Some of our readers aren't very fond of carbon offsetting programs and I do share quite a dose of skepticism about this matter, here's some research that affirms that planting trees, although some species more than others, can effectively capture CO2 from the atmosphere and convert it into organic tissue.

Manuel Enrique Figueroa, from the University of Sevilla, directed the a project that calculated how useful certain tree species were to able to absorb CO2 during their growth process. Growing trees, according to him, is a simple yet effective (up to a certain point, of course) way to achieve this.

The species they studied were from Western Europe, but they affirmed that they could be extended to other species around the world. Do you want to see the rank and how many tons of CO2 they can absorb per year? Follow us after the jump (the picture is from the winner).
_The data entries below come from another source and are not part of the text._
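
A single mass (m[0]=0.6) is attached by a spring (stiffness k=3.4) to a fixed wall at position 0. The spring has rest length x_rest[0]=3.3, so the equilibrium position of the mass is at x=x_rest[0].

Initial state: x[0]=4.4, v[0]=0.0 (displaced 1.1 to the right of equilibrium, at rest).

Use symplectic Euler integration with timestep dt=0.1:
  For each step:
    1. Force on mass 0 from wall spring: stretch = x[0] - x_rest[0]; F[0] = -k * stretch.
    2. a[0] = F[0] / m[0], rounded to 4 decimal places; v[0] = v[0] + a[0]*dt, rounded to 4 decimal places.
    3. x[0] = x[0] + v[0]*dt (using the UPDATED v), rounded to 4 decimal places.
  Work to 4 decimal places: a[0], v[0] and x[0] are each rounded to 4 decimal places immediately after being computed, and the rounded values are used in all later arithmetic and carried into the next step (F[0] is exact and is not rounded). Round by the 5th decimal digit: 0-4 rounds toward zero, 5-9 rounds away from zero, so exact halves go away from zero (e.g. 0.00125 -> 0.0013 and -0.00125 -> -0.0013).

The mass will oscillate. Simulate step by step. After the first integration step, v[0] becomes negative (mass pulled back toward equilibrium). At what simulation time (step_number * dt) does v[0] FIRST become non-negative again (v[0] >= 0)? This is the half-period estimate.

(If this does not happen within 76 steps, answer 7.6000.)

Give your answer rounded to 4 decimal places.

Step 0: x=[4.4000] v=[0.0000]
Step 1: x=[4.3377] v=[-0.6233]
Step 2: x=[4.2166] v=[-1.2113]
Step 3: x=[4.0435] v=[-1.7307]
Step 4: x=[3.8283] v=[-2.1520]
Step 5: x=[3.5832] v=[-2.4514]
Step 6: x=[3.3220] v=[-2.6119]
Step 7: x=[3.0596] v=[-2.6244]
Step 8: x=[2.8108] v=[-2.4882]
Step 9: x=[2.5897] v=[-2.2110]
Step 10: x=[2.4089] v=[-1.8085]
Step 11: x=[2.2786] v=[-1.3035]
Step 12: x=[2.2061] v=[-0.7247]
Step 13: x=[2.1956] v=[-0.1048]
Step 14: x=[2.2477] v=[0.5210]
First v>=0 after going negative at step 14, time=1.4000

Answer: 1.4000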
[Source: Universidad de Sevilla via Econoticias]
The winners are two varieties of pine trees: the Aleppo Pine (pinus halepensis), able to capture an average of 48,000 CO2 kg per year and the Stone Pine (pinus pinea): 27,000 kg CO2 per year. Remarkably, a popular Mediterranean tree such as the Cork Oak (quercus suber) can "only" capture 4,500 kg.

Species planted in cities have lower ratings, in general, because they tend to be smaller trees. A type of ash tree (Melia azedarach) is the best performer: ten trees on a street are able to offset CO2 from 10,373 vehicles per year. The worst performers were Acacias (offsetting just 1,619 cars), Jacarandas (1,405 cars) and Elm Trees (1,320). Take these numbers prudently, they didn't mention the car models and you can presume they didn't use V8s for calculation purposes.